Let me make sure I explain the insanity of the first 30 minutes. Blue teams walk in with their own VM’s loaded up with whatever scripts or automated attacks they want to launch. That’s every team, of 5 people, ready to kill the other 60 players, with all kinds of attacks. And then there’s Raphael, prepped with his Armitage server, automated scripts, and a big smile on his face.

If I were competing, I would have chosen a tactic for the first part of the event, just like The Hunger Games. If you’re going to battle ninja v ninja, you had better make sure your weapons and foo is strong or you’ll end up a bloody pile of  empty dreams. If you’re relying on a strategic victory, you may decide to focus your energy on protecting yourself from others attacks; I call this the run-into-the-woods strategy.

Let me also just say, that the Red Team had no special information related to the event… though we tried.
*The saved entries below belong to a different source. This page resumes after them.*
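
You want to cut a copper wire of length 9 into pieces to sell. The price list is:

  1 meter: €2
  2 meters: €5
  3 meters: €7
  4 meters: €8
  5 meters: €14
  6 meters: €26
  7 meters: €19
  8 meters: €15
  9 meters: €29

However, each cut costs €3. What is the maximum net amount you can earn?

30

Build v[k] bottom-up: v[k] = max over allowed piece i of (p[i] + v[k−i]) − 3 per cut.
v[1] = 2
v[2] = 5
v[3] = 7
v[4] = 8
v[5] = 14
v[6] = 26
v[7] = 25  (first piece 1, then v[6]=26)
v[8] = 28  (first piece 2, then v[6]=26)
v[9] = 30  (first piece 3, then v[6]=26)
One optimal plan: pieces 6 + 3 (1 cut) → €33 − €3 = €30.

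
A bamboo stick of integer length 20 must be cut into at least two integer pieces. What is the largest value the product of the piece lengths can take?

Let P[k] be the best product for length k (with at least one cut). For each first piece i, the rest contributes max(k−i, P[k−i]).
Small cases: P[2]=1, P[3]=2, P[4]=4, P[5]=6, P[6]=9, P[7]=12, P[8]=18, P[9]=27, P[10]=36, P[11]=54, P[12]=81, P[13]=108, P[14]=162, P[15]=243.
P[16] = 2*max(14,162) = 2*162 = 324
P[17] = 2*max(15,243) = 2*243 = 486
P[18] = 3*max(15,243) = 3*243 = 729
P[19] = 2*max(17,486) = 2*486 = 972
P[20] = 2*max(18,729) = 2*729 = 1458
One optimal split: 3 + 3 + 3 + 3 + 3 + 3 + 2; product 3*3*3*3*3*3*2 = 1458.

1458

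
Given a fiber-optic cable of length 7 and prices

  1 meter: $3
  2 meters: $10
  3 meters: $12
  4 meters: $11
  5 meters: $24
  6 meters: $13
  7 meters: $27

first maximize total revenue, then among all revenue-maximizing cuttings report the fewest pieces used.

2

Let r[k] be the best obtainable value from length k. For each k, try every first piece i and keep the best of price[i] + r[k−i].
r[1] = 3
r[2] = max(3+3, 10+0) = 10
r[3] = max(3+10, 10+3, 12+0) = 13
r[4] = max(3+13, 10+10, 12+3, 11+0) = 20
r[5] = max(3+20, 10+13, 12+10, 11+3, 24+0) = 24
r[6] = max(3+24, 10+20, 12+13, 11+10, 24+3, 13+0) = 30
r[7] = max(3+30, 10+24, 12+20, …, 13+3, 27+0) = 34
Maximum revenue is $34.
Now minimize piece count subject to staying optimal: for each k, pieces[k] = 1 + min over i with p[i]+r[k−i]=r[k] of pieces[k−i].
pieces[4] = 2
pieces[5] = 1
pieces[6] = 3
pieces[7] = 2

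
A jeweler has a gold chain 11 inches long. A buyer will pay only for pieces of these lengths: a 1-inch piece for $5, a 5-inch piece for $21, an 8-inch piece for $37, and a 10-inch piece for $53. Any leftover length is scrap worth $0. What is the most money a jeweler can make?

58

Consider every possible first cut. r[k] is the best of p[i]+r[k−i] over all sellable i≤k.
r[1] = 5
r[2] = 10  (first piece 1, then r[1]=5)
r[3] = 15  (first piece 1, then r[2]=10)
r[4] = 20  (first piece 1, then r[3]=15)
r[5] = max(5+20, 21+0) = 25
r[6] = max(5+25, 21+5) = 30
r[7] = max(5+30, 21+10) = 35
r[8] = max(5+35, 21+15, 37+0) = 40
r[9] = max(5+40, 21+20, 37+5) = 45
r[10] = max(5+45, 21+25, 37+10, 53+0) = 53
r[11] = max(5+53, 21+30, 37+15, 53+5) = 58
One optimal cutting: 10 + 1 → $58.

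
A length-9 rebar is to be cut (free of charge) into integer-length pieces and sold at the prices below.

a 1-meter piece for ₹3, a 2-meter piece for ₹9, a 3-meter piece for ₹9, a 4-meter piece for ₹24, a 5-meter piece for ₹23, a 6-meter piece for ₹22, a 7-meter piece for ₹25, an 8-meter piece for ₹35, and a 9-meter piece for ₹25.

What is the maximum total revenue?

Consider every possible first cut. R[k] is the best of p[i]+R[k−i] over all sellable i≤k.
R[1] = 3
R[2] = max(3+3, 9+0) = 9
R[3] = max(3+9, 9+3, 9+0) = 12
R[4] = max(3+12, 9+9, 9+3, 24+0) = 24
R[5] = max(3+24, 9+12, 9+9, 24+3, 23+0) = 27
R[6] = max(3+27, 9+24, 9+12, 24+9, 23+3, 22+0) = 33
R[7] = max(3+33, 9+27, 9+24, …, 22+3, 25+0) = 36
R[8] = max(3+36, 9+33, 9+27, …, 25+3, 35+0) = 48
R[9] = max(3+48, 9+36, 9+33, …, 35+3, 25+0) = 51
One optimal cutting: 4 + 4 + 1 → ₹24 + ₹24 + ₹3 = ₹51.

51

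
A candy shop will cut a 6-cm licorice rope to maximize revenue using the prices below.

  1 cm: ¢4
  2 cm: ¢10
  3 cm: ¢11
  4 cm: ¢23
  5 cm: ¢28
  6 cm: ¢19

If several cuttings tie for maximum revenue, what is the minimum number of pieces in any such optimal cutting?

Let r[k] be the best obtainable value from length k. For each k, try every first piece i and keep the best of price[i] + r[k−i].
r[1] = 4
r[2] = max(4+4, 10+0) = 10
r[3] = max(4+10, 10+4, 11+0) = 14
r[4] = max(4+14, 10+10, 11+4, 23+0) = 23
r[5] = max(4+23, 10+14, 11+10, 23+4, 28+0) = 28
r[6] = max(4+28, 10+23, 11+14, 23+10, 28+4, 19+0) = 33
Maximum revenue is ¢33.
Now minimize piece count subject to staying optimal: for each k, pieces[k] = 1 + min over i with p[i]+r[k−i]=r[k] of pieces[k−i].
pieces[3] = 2
pieces[4] = 1
pieces[5] = 1
pieces[6] = 2

2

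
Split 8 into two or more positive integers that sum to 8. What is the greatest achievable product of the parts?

Define g[k] = max over 1≤i<k of i · max(k−i, g[k−i]); the inner max lets the remainder stay uncut if that's better.
g[2] = 1·max(1,0) = 1·1 = 1
g[3] = 1·max(2,1) = 1·2 = 2
g[4] = 2·max(2,1) = 2·2 = 4
g[5] = 2·max(3,2) = 2·3 = 6
g[6] = 3·max(3,2) = 3·3 = 9
g[7] = 2·max(5,6) = 2·6 = 12
g[8] = 2·max(6,9) = 2·9 = 18
One optimal split: 3 + 3 + 2; product 3·3·2 = 18.

18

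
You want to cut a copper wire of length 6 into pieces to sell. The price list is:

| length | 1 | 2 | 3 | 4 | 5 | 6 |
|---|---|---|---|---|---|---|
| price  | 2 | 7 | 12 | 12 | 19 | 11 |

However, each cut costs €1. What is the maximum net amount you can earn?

23

Build net[k] bottom-up: net[k] = max over allowed piece i of (p[i] + net[k−i]) − 1 per cut.
net[1] = 2
net[2] = 7
net[3] = 12
net[4] = 13  (first piece 1, then net[3]=12)
net[5] = 19
net[6] = 23  (first piece 3, then net[3]=12)
One optimal plan: pieces 3 + 3 (1 cut) → €24 − €1 = €23.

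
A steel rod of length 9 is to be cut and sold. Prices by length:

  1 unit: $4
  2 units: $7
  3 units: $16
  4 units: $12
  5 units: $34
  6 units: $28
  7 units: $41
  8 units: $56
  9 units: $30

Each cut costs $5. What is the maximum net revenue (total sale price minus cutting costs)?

Let v[k] be the best obtainable value from length k. For each k, try every first piece i and keep the best of price[i] + v[k−i] minus the 5 cut fee when i<k.
v[1] = 4
v[2] = 7
v[3] = 16
v[4] = 15  (first piece 1, then v[3]=16)
v[5] = 34
v[6] = 33  (first piece 1, then v[5]=34)
v[7] = 41
v[8] = 56
v[9] = 55  (first piece 1, then v[8]=56)
One optimal plan: pieces 8 + 1 (1 cut) → $60 − $5 = $55.

55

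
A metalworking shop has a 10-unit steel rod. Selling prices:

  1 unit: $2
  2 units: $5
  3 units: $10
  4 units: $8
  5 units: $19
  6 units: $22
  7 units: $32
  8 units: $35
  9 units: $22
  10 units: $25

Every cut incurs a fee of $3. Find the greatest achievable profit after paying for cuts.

Consider every possible first cut. net[k] is the best of p[i]+net[k−i] over all sellable i≤k, charging 3 whenever i<k.
net[1] = 2
net[2] = max(2+2-3, 5+0) = 5
net[3] = max(2+5-3, 5+2-3, 10+0) = 10
net[4] = max(2+10-3, 5+5-3, 10+2-3, 8+0) = 9
net[5] = max(2+9-3, 5+10-3, 10+5-3, 8+2-3, 19+0) = 19
net[6] = max(2+19-3, 5+9-3, 10+10-3, 8+5-3, 19+2-3, 22+0) = 22
net[7] = max(2+22-3, 5+19-3, 10+9-3, …, 22+2-3, 32+0) = 32
net[8] = max(2+32-3, 5+22-3, 10+19-3, …, 32+2-3, 35+0) = 35
net[9] = max(2+35-3, 5+32-3, 10+22-3, …, 35+2-3, 22+0) = 34
net[10] = max(2+34-3, 5+35-3, 10+32-3, …, 22+2-3, 25+0) = 39
One optimal plan: pieces 7 + 3 (1 cut) → $42 − $3 = $39.

39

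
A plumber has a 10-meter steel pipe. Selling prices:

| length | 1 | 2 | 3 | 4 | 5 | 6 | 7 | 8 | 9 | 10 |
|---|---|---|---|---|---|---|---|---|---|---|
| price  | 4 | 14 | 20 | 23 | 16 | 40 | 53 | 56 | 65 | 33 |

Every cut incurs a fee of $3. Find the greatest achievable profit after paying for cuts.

70

Consider every possible first cut. r[k] is the best of p[i]+r[k−i] over all sellable i≤k, charging 3 whenever i<k.
r[1] = 4
r[2] = max(4+4-3, 14+0) = 14
r[3] = max(4+14-3, 14+4-3, 20+0) = 20
r[4] = max(4+20-3, 14+14-3, 20+4-3, 23+0) = 25
r[5] = max(4+25-3, 14+20-3, 20+14-3, 23+4-3, 16+0) = 31
r[6] = max(4+31-3, 14+25-3, 20+20-3, 23+14-3, 16+4-3, 40+0) = 40
r[7] = max(4+40-3, 14+31-3, 20+25-3, …, 40+4-3, 53+0) = 53
r[8] = max(4+53-3, 14+40-3, 20+31-3, …, 53+4-3, 56+0) = 56
r[9] = max(4+56-3, 14+53-3, 20+40-3, …, 56+4-3, 65+0) = 65
r[10] = max(4+65-3, 14+56-3, 20+53-3, …, 65+4-3, 33+0) = 70
One optimal plan: pieces 7 + 3 (1 cut) → $73 − $3 = $70.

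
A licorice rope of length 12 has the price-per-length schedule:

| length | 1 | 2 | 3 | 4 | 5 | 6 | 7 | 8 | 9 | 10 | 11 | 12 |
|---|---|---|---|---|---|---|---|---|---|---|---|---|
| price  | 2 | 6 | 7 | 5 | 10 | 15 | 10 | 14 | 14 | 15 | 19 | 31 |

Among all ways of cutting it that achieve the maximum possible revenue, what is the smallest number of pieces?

Consider every possible first cut. r[k] is the best of p[i]+r[k−i] over all sellable i≤k.
r[1] = 2
r[2] = 6
r[3] = 8  (first piece 1, then r[2]=6)
r[4] = 12  (first piece 2, then r[2]=6)
r[5] = 14  (first piece 1, then r[4]=12)
r[6] = 18  (first piece 2, then r[4]=12)
r[7] = 20  (first piece 1, then r[6]=18)
r[8] = 24  (first piece 2, then r[6]=18)
r[9] = 26  (first piece 1, then r[8]=24)
r[10] = 30  (first piece 2, then r[8]=24)
r[11] = 32  (first piece 1, then r[10]=30)
r[12] = 36  (first piece 2, then r[10]=30)
Maximum revenue is ¢36.
Now minimize piece count subject to staying optimal: for each k, pieces[k] = 1 + min over i with p[i]+r[k−i]=r[k] of pieces[k−i].
pieces[9] = 5
pieces[10] = 5
pieces[11] = 6
pieces[12] = 6

6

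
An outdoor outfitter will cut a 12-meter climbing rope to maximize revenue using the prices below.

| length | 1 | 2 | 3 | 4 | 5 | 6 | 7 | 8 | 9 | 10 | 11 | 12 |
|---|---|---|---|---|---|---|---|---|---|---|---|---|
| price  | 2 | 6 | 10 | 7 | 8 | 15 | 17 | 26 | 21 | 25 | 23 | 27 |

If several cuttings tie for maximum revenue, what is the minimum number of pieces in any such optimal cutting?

4

Consider every possible first cut. r[k] is the best of p[i]+r[k−i] over all sellable i≤k.
r[1] = 2
r[2] = max(2+2, 6+0) = 6
r[3] = max(2+6, 6+2, 10+0) = 10
r[4] = max(2+10, 6+6, 10+2, 7+0) = 12
r[5] = max(2+12, 6+10, 10+6, 7+2, 8+0) = 16
r[6] = max(2+16, 6+12, 10+10, 7+6, 8+2, 15+0) = 20
r[7] = max(2+20, 6+16, 10+12, …, 15+2, 17+0) = 22
r[8] = max(2+22, 6+20, 10+16, …, 17+2, 26+0) = 26
r[9] = max(2+26, 6+22, 10+20, …, 26+2, 21+0) = 30
r[10] = max(2+30, 6+26, 10+22, …, 21+2, 25+0) = 32
r[11] = max(2+32, 6+30, 10+26, …, 25+2, 23+0) = 36
r[12] = max(2+36, 6+32, 10+30, …, 23+2, 27+0) = 40
Maximum revenue is €40.
Now minimize piece count subject to staying optimal: for each k, pieces[k] = 1 + min over i with p[i]+r[k−i]=r[k] of pieces[k−i].
pieces[9] = 3
pieces[10] = 2
pieces[11] = 2
pieces[12] = 4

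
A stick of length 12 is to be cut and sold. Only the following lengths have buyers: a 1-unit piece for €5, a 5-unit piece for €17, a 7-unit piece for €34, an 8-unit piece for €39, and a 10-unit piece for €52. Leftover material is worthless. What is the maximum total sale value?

62

Build f[k] bottom-up: f[k] = max over allowed piece i of (p[i] + f[k−i]).
f[1] = 5
f[2] = 10  (first piece 1, then f[1]=5)
f[3] = 15  (first piece 1, then f[2]=10)
f[4] = 20  (first piece 1, then f[3]=15)
f[5] = 25  (first piece 1, then f[4]=20)
f[6] = 30  (first piece 1, then f[5]=25)
f[7] = 35  (first piece 1, then f[6]=30)
f[8] = 40  (first piece 1, then f[7]=35)
f[9] = 45  (first piece 1, then f[8]=40)
f[10] = 52
f[11] = 57  (first piece 1, then f[10]=52)
f[12] = 62  (first piece 1, then f[11]=57)
One optimal cutting: 10 + 1 + 1 → €62.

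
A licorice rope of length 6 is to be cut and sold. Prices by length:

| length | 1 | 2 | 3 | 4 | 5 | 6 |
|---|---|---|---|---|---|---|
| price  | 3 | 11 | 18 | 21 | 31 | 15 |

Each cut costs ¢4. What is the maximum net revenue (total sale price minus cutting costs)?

32

Build net[k] bottom-up: net[k] = max over allowed piece i of (p[i] + net[k−i]) − 4 per cut.
net[1] = 3
net[2] = 11
net[3] = 18
net[4] = 21
net[5] = 31
net[6] = 32  (first piece 3, then net[3]=18)
One optimal plan: pieces 3 + 3 (1 cut) → ¢36 − ¢4 = ¢32.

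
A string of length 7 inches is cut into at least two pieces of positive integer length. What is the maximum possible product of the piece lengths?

Fill g[k] for k=2..7: at each k try every first piece i and multiply by the better of (k−i) uncut or g[k−i].
g[2] = 1*max(1,0) = 1*1 = 1
g[3] = max(1*2, 2*1) = 2
g[4] = max(1*3, 2*2, 3*1) = 4
g[5] = max(1*4, 2*3, 3*2, 4*1) = 6
g[6] = max(1*6, 2*4, 3*3, 4*2, 5*1) = 9
g[7] = max(1*9, 2*6, 3*4, 4*3, 5*2, 6*1) = 12
One optimal split: 3 + 2 + 2; product 3*2*2 = 12.

12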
In fact, in some ways, the Red Team is not necessary because all the other teams are already breaking into each other.

We let the students trickle into their stations and the battle begins. We are just scanning subnets when Raphael announces “I have 10 shells!” His scripts have automatically installed meterpreter sessions that are phoning home. His persistence scripts automatically make sure that we can come back to these accounts later. The rest of the red team is destroying boxes, the same as what the Blue Teams are doing to eachother.

Let’s be honest, the best part about being on Red Team is messing with the other teams. The Blue Teams all started with VNC open which made for some hilarious hacker watching. The first was one team that put all their attack scripts on their desktop. This was actually pretty cool attack script which was a reverse shell that automatically tweeted a user’s password when the owned a box. Follow ISTS Tweeter to see the fun they had.

The other one was a group that decided to plug in a drive that contained a lot of personal information. Including a resume. We passed the file to a nc listener that Justin Elze had running on his machine and printed it out to hand deliver to the group. One team member figured out how to break into a box and trick a hard drive into having a single sector. No seriously. This is pretty awesome. The box was never heard from again. It couldn’t be reformatted. Raphael had some fun with one team’s SMTP server and a VNC payload. I’m sure that video will show up somewhere soon.

UPDATE 4/1/12 8pm: Video is up

What’s Next

I usually come to the same conclusion after every year which is “damn, I wish I had planned for X.” I think this year, the conclusion is that, “damn that was fun. Let’s do this more often.”

Interlock has recently been donated a bunch of really good equipment. One of the servers has 20G of memory and lots of hard drive space. We’re going to be setting up a proper Warzone that will allow us to run these type of events when we want to. I’m going to rely on the other 2600 people to get something cool setup.